A computer scientist by trade, Wictor says she excels at diagnosing issues. It’s what she does. Wictor calls her stormwater advocacy efforts, which aren’t her first foray into advocacy, the hardest thing she’s ever done. It is 100 percent a volunteer effort and something that she admits has, at times, driven her to tears. When it rains, she admits she has difficulty sleeping at night.

Wictor says the city’s inaction in dealing with Tamarack stormwater runoff is “sending the water to new lows,” a clear pun referring to the water’s downhill flow from the plateau.

She wants to see the city fully fund and implement drainage improvements along Northeast Fourth Street. She contends that doing the drainage improvement project would aid work to Zackuse Creek and kokanee salmon recovery, would address road flooding and reduce the potential for roadway accidents, and would help improve water quality in Lake Sammamish through shared, multipurpose stormwater detention and treatment facilities.

“They need to do the project not because it helps me, but because it helps them and puts them in charge of the stormwater, instead of the stormwater being in charge of them,” she said.

One project of many

Gerend said right now, the council is having a running debate on when to address Tamarack’s issues, particularly whether the work should begin after completing the Zackuse Creek subbasin study, which is set to begin this October and last one year. Wictor is pushing for the city to restudy for a solution for Tamarack at the same time it studies the Zackuse Creek subbasin.

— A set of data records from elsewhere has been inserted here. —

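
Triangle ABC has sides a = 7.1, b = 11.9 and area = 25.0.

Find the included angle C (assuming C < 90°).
Area = ½ab·sin(C)  →  sin(C) = 2·Area/(ab)
sin(C) = 2·25.0/(7.1·11.9) = 0.591786
C = arcsin(0.591786) = 36.28°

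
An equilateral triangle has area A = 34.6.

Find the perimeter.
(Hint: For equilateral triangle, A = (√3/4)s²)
A = (√3/4)s²  →  s² = 4A/√3 = 4·34.6/√3 = 79.9053
s = 8.93898
Perimeter = 3s = 26.82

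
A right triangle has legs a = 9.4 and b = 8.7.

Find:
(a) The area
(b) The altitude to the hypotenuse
(a) Area = ½ab = ½·9.4·8.7 = 40.89
(b) Hypotenuse c = √(9.4² + 8.7²) = √164.05 = 12.8082
    Area = ½·c·h_c  →  h_c = 2·Area/c = 2·40.89/12.8082 = 6.385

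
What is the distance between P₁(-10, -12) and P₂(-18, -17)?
Using the distance formula: d = sqrt((x₂-x₁)² + (y₂-y₁)²)
dx = (-18) - (-10) = -8
dy = (-17) - (-12) = -5
d = sqrt((-8)² + (-5)²) = sqrt(64 + 25) = sqrt(89) = 9.43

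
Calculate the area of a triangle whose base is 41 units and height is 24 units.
Area = (1/2) * base * height
Area = (1/2) * 41 * 24
Area = 492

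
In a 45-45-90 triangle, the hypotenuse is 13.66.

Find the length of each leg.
In a 45-45-90 triangle, hypotenuse = leg·√2  →  leg = hypotenuse/√2
leg = 13.66/√2 = 9.659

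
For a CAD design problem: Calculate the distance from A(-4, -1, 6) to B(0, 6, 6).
d = √[(4)² + (7)² + (0)²] = √65 = 8.062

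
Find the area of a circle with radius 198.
Area = pi * r²
Area = pi * 198²
Area = pi * 39204
Area = 123163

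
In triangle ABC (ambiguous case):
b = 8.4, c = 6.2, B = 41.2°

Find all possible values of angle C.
sin(C)/c = sin(B)/b  →  sin(C) = c·sin(B)/b = 6.2·sin(41.2°)/8.4 = 0.486176
C₁ = arcsin(0.486176) = 29.09°,  C₂ = 180° - C₁ = 150.91°
Check C₂: A = 180° - 41.2° - 150.91° = -12.11° ≤ 0, rejected
C = 29.09° (one solution)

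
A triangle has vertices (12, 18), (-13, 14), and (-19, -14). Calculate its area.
Using the coordinate formula: Area = (1/2)|x₁(y₂-y₃) + x₂(y₃-y₁) + x₃(y₁-y₂)|
Area = (1/2)|12(14-(-14)) + (-13)((-14)-18) + (-19)(18-14)|
Area = (1/2)|12*28 + (-13)*(-32) + (-19)*4|
Area = (1/2)|336 + 416 + (-76)|
Area = (1/2)*676 = 338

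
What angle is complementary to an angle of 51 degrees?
Complementary angles sum to 90 degrees.
Other angle = 90 - 51
Other angle = 39 degrees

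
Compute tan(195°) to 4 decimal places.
tan(195 degrees) = 0.2679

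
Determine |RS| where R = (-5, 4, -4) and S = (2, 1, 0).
d = √[(7)² + (-3)² + (4)²] = √74 = 8.602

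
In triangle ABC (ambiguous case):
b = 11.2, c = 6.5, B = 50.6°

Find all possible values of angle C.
sin(C)/c = sin(B)/b  →  sin(C) = c·sin(B)/b = 6.5·sin(50.6°)/11.2 = 0.448461
C₁ = arcsin(0.448461) = 26.65°,  C₂ = 180° - C₁ = 153.35°
Check C₂: A = 180° - 50.6° - 153.35° = -23.95° ≤ 0, rejected
C = 26.65° (one solution)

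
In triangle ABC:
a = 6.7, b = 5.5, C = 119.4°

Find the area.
Using A = ½ab·sin(C):
A = ½·6.7·5.5·sin(119.4°) = ½·36.85·0.871214 = 16.05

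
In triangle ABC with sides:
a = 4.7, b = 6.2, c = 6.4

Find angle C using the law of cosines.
cos(C) = (a² + b² - c²)/(2ab)
cos(C) = (4.7² + 6.2² - 6.4²)/(2·4.7·6.2) = 19.57/58.28 = 0.335793
C = arccos(0.335793) = 70.38°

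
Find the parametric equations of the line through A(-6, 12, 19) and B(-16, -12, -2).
Direction vector d = B - A = (-10, -24, -21)
x = -6 - 10t, y = 12 - 24t, z = 19 - 21t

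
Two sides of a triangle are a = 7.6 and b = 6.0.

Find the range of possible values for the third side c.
By the triangle inequality: |a - b| < c < a + b
|7.6 - 6.0| < c < 7.6 + 6.0
1.6 < c < 13.6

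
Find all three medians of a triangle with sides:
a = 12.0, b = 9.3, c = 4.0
Using m_x = ½√(2y² + 2z² - x²):
m_a = ½√(2·9.3² + 2·4.0² - 12.0²) = ½√60.98 = 3.904
m_b = ½√(2·12.0² + 2·4.0² - 9.3²) = ½√233.51 = 7.641
m_c = ½√(2·12.0² + 2·9.3² - 4.0²) = ½√444.98 = 10.55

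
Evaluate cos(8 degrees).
cos(8 degrees) = 0.9903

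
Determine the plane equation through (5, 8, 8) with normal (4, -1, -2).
d = n·P = (4)(5) + (-1)(8) + (-2)(8) = -4
Plane: 4x - y - 2z = -4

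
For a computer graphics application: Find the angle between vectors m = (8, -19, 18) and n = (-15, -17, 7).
m·n = 329, |m|² = 749, |n|² = 563
cos θ = 329/√421687 ≈ 0.5066
θ ≈ 59.56°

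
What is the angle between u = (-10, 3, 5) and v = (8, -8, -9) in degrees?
u·v = -149, |u|² = 134, |v|² = 209
cos θ = -149/√28006 ≈ -0.8903
θ ≈ 152.9°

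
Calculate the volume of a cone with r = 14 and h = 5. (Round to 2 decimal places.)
Volume = (1/3) * pi * r² * h
Volume = (1/3) * pi * 14² * 5
Volume = (1/3) * pi * 196 * 5
Volume = (1/3) * pi * 980
Volume = 1026.25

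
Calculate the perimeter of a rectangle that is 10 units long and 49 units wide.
Perimeter = 2 * (length + width)
Perimeter = 2 * (10 + 49)
Perimeter = 2 * 59
Perimeter = 118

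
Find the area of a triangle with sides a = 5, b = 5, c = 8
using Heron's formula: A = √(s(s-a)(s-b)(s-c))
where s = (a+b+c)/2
s = (5+5+8)/2 = 9
A = √(9·4·4·1) = √144 = 12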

Gerend and Keller note the city is also set to begin a culvert replacement project in Zackuse Creek in that timeframe, with Keller saying “it would be a real travesty to the kokanee” if the culvert project isn’t completed from the time it begins.

“That needs to be a priority,” Keller said. “But if we can resolve Tamarack in that timeframe, as long as we’re not jeopardizing the culvert, I’d like to see us move faster on Tamarack than not.”

Wictor says the council has already identified the problem and put the code and policy in place. She mentions the council adopted a resolution and formal policy for Public/Private Stormwater Management Responsibilities last fall. Now, she says all the city needs for her project is the funding.

“The real problem is if you don’t get funded, you can never get looked at,” Wictor said. “You can never have a meeting, they’ll never study [the issue], it’s all related to if you don’t fund it, you’re screwed. You can’t get grants, you can not move ahead if you’re not funded.”

Gerend said he was in favor of having the city go in and take care of a few low-cost, short-term fixes while the city goes through its project evaluation process. He noted by its nature, government projects take longer to complete due to the processes government bodies need to go through.

“Mary’s shown us examples of where culverts are backing up. There are some simple solutions that are not too expensive solutions, and ditches that can be dug a little deeper to divert the water and the direction it’s supposed to go,” Gerend said.

Until something happens, Wictor says she’ll continue to push the city because she believes completing the Tamarack project is for the greater public benefit.